Monday, September 12, 2011

You never know what you'll find in your own neighborhood!

Saturday afternoon I was out for a walk and passed an overgrown lot.  Previously I had only glimpses of an outcrop with a small stone building built against it, and an old chicken coop.  The landowner has recently cleared out some of the weeds to make a driveway, revealing this scene:
The small stone building is to the left, and what looks like a niche decorated with quartz is to the right. Or maybe it's a structure with some farming function.  Across the street is this structure, incorporated into the landscaping.
And finally, a few blocks away in another vacant, thorn-choked lot, another outcrop with a ruined stone house, and this:

This outcrop also has a stone row with a manitou.
All of these are less than 0.25 mile from each other, and in a neighborhood 1 mile from the Providence city limits!


1 comment:

  1. TRIPOD ROCK, PYRAMID MOUNTAIN
    (Morris County, New Jersey, c.1900 BC)

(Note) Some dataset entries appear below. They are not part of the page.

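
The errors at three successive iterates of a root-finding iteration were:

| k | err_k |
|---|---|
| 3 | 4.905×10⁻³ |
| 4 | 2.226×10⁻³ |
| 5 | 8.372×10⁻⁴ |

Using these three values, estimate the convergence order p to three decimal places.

1.238

p ≈ ln(err_5/err_4) / ln(err_4/err_3)
  = ln(8.372×10⁻⁴/2.226×10⁻³) / ln(2.226×10⁻³/4.905×10⁻³)
  = ln(0.376101) / ln(0.453823)
  = -0.977898 / -0.790048 ≈ 1.237770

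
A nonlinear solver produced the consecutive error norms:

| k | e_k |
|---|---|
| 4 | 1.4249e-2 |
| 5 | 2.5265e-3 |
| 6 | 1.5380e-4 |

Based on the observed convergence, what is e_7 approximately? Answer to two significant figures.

First estimate the order: p ≈ ln(e_6/e_5) / ln(e_5/e_4) = ln(1.5380e-4/2.5265e-3)/ln(2.5265e-3/1.4249e-2) = ln(0.0608747)/ln(0.177311) ≈ 1.6180.
Then e_7 ≈ e_6·(e_6/e_5)^p = 1.5380e-4·(0.0608747)^1.6180 = 1.5380e-4·0.0107949 ≈ 1.66e-06.

1.7e-6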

    Dr. R.M. de Jonge ©, drsrmdejonge@hotmail.com

    Summary
    The Tripod Rock site at Montville Township, New Jersey, consists of a man-made dolmen with a huge capstone, two big Marker Stones indicating Sunset at midsummer day, and a menhir (upright stone). It clearly is a site constructed by the megalith buil-ders of Europe when America was a colony of Egypt (2500-1200 BC). The monu-ment tells the story of the Egyptian discovery of America during the Fourth and Fifth Dynasties of the Old Kingdom. The site is dated to the Twelfth Dynasty, c.1900 BC.